Hey Ronnie, hope you had luck with the vinyl. Where do you get your touch football jerseys at? I have a customer with a small order (15 shirts) and I'm not having much luck in the under 20 dollar range...any suggestions?


----------



## RC1981 (Apr 9, 2012)

Had great success with them... Ended up using stahls thermo film base an pressing stahls premium plus over top, held up great, they actually ordered more for the fall season.. I ordered blank jerseys from epicsports... Will post a pic asap...


----------



## RC1981 (Apr 9, 2012)

RC1981 said:


> Had great success with them... Ended up using stahls thermo film base an pressing stahls premium plus over top, held up great, they actually ordered more for the fall season.. I ordered blank jerseys from epicsports... Will post a pic asap...

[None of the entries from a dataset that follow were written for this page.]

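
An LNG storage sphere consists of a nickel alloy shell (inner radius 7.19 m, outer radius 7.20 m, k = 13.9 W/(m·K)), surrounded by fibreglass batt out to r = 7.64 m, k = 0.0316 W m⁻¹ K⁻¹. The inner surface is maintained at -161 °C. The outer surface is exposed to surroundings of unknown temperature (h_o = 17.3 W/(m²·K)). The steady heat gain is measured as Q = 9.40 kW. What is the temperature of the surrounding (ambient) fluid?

T_out = 29.1 °C

Sum the resistances:
  R_nickel alloy = (1/7.19 − 1/7.20)/(4πk) = 1.932×10^-4/(4π·13.9) = 1.106×10^-6 K/W
  R_fibreglass batt = (1/7.20 − 1/7.64)/(4πk) = 0.007999/(4π·0.0316) = 0.02014 K/W
  R_conv,out = 1/(4πr²h) = 1/(4π·7.64²·17.3) = 7.881×10^-5 K/W
ΣR = 0.02022 K/W
ΔT = Q·ΣR = 9400 × 0.02022 = 190.1 K
Heat flows inward, so T_out = T_in + ΔT = -161 + 190.1 = 29.1 °C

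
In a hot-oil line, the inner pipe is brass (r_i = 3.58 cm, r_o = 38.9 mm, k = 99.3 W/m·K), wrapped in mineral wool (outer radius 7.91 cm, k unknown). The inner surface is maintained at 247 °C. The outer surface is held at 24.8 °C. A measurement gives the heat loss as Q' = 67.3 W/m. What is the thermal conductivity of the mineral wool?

k = 0.0342 W/m·K

ΣR = ΔT/Q' = |247 − 24.8|/67.3 = 3.302 m·K/W
Known resistances:
  R'_brass = ln(0.0389/0.0358)/(2πk) = 0.08305/(2π·99.3) = 1.331×10^-4 m·K/W
R_mineral wool = ΣR − ΣR_known = 3.302 − 1.331×10^-4 = 3.302 m·K/W
ln(r₂/r₁)/(2πk) = 3.302 ⇒ k = 0.7097/(2π·3.302) = 0.0342 W/m·K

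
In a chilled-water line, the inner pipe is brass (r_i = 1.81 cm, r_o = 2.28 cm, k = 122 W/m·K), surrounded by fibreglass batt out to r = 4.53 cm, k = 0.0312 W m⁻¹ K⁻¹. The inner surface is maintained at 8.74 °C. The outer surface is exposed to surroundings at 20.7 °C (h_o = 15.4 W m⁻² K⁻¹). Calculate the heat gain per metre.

Resistance network (inner→outer):
  R'_brass = ln(0.0228/0.0181)/(2πk) = 0.2308/(2π·122) = 3.012×10^-4 m·K/W
  R'_fibreglass batt = ln(0.0453/0.0228)/(2πk) = 0.6865/(2π·0.0312) = 3.502 m·K/W
  R'_conv,out = 1/(2πr h) = 1/(2π·0.0453·15.4) = 0.2281 m·K/W
ΣR = 3.012×10^-4 + 3.502 + 0.2281 = 3.730 m·K/W
Q' = ΔT/ΣR = (8.74 °C − 20.7 °C)/3.730 = -3.21 W/m
(Negative Q' ⇒ heat flows inward; heat gain = 3.21 W/m.)

Q' = 3.21 W/m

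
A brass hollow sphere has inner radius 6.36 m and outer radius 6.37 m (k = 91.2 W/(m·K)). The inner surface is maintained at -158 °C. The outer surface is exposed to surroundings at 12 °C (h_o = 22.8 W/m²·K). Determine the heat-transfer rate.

Series thermal resistances, inner to outer:
  R_brass = (1/6.36 − 1/6.37)/(4πk) = 2.468×10^-4/(4π·91.2) = 2.154×10^-7 K/W
  R_conv,out = 1/(4πr²h) = 1/(4π·6.37²·22.8) = 8.602×10^-5 K/W
ΣR = 2.154×10^-7 + 8.602×10^-5 = 8.624×10^-5 K/W
Q = ΔT/ΣR = (-158 °C − 12 °C)/8.624×10^-5 = -1.97×10^6 W
(Negative Q ⇒ heat flows inward; heat gain = 1.97×10^6 W.)

Q = 1970 kW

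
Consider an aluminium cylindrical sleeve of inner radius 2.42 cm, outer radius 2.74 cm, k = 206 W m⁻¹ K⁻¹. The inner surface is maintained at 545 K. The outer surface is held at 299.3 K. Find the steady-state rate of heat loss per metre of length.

Q' = 2560 kW/m

Q' = 2πk·ΔT/ln(r₂/r₁) = 2π × 206 × 245.7 / ln(0.0274/0.0242) = 2.56×10^6 W/m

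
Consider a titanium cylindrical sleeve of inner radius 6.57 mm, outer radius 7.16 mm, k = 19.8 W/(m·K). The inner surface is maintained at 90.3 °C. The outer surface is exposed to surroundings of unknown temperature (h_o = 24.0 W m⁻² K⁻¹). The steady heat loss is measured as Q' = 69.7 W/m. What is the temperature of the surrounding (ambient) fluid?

T_out = 25.7 °C

Sum the resistances:
  R'_titanium = ln(0.00716/0.00657)/(2πk) = 0.08600/(2π·19.8) = 6.912×10^-4 m·K/W
  R'_conv,out = 1/(2πr h) = 1/(2π·0.00716·24.0) = 0.9262 m·K/W
ΣR = 0.9269 m·K/W
ΔT = Q'·ΣR = 69.7 × 0.9269 = 64.60 K
Heat flows outward, so T_out = T_in − ΔT = 90.3 − 64.60 = 25.7 °C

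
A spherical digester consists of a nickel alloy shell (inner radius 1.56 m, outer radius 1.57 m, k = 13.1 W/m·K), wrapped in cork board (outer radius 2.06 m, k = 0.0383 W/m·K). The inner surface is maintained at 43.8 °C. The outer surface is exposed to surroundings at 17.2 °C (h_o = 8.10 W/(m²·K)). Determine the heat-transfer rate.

Q = 83.9 W

Resistance network (inner→outer):
  R_nickel alloy = (1/1.56 − 1/1.57)/(4πk) = 0.004083/(4π·13.1) = 2.480×10^-5 K/W
  R_cork board = (1/1.57 − 1/2.06)/(4πk) = 0.1515/(4π·0.0383) = 0.3148 K/W
  R_conv,out = 1/(4πr²h) = 1/(4π·2.06²·8.10) = 0.002315 K/W
ΣR = 2.480×10^-5 + 0.3148 + 0.002315 = 0.3171 K/W
Q = ΔT/ΣR = (43.8 °C − 17.2 °C)/0.3171 = 83.9 W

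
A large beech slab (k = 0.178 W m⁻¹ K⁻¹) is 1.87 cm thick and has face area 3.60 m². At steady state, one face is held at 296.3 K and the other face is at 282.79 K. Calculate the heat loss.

Q = kA·ΔT/L = 0.178 × 3.60 × |296.3 K − 282.79 K| / 0.0187 = 463 W

Q = 463 W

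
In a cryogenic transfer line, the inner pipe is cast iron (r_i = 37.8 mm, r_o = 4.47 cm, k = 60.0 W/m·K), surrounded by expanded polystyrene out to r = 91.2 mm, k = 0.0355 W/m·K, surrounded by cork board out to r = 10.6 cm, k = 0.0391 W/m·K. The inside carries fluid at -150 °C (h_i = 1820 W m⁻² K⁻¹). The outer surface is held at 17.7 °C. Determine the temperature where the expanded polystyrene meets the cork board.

Treat each layer as a resistance in series:
  R'_conv,in = 1/(2πr h) = 1/(2π·0.0378·1820) = 0.002313 m·K/W
  R'_cast iron = ln(0.0447/0.0378)/(2πk) = 0.1677/(2π·60.0) = 4.447×10^-4 m·K/W
  R'_expanded polystyrene = ln(0.0912/0.0447)/(2πk) = 0.7131/(2π·0.0355) = 3.197 m·K/W
  R'_cork board = ln(0.106/0.0912)/(2πk) = 0.1504/(2π·0.0391) = 0.6121 m·K/W
ΣR = 0.002313 + 4.447×10^-4 + 3.197 + 0.6121 = 3.812 m·K/W
Q' = ΔT/ΣR = (-150 °C − 17.7 °C)/3.812 = -43.99 W/m
From the inner boundary to the expanded polystyrene/cork board interface, ΣR_partial = 3.200 m·K/W.
T_interface = T_in − Q'·ΣR_partial = -150 °C − (-43.99)(3.200) = -9.2 °C

T = -9.2 °C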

. Don't mind the dirt, game worn, I'm superstitious an don't wash jerseys lol.. but the rest of the team washed their jerseys an had 0 problems... Again was a very physical league, lots of pulling and tugging on the jerseys...


RC1981 said:


> Had great success with them... Ended up using stahls thermo film base an pressing stahls premium plus over top, held up great, they actually ordered more for the fall season.. I ordered blank jerseys from epicsports... Will post a pic asap...


----------



## jschoen (Nov 22, 2008)

What temp do you use on the stahls thermo film on poly?


----------



## RC1981 (Apr 9, 2012)

jschoen said:


> What temp do you use on the stahls thermo film on poly?


330 for 4 seconds... Stahls said to press for 6-8 seconds, but with a layer of premium plus on top I jus pressed long enuff to tack


----------



## sinGN (Oct 12, 2016)

Hi,

magic touch is best for polyester jersey.


----------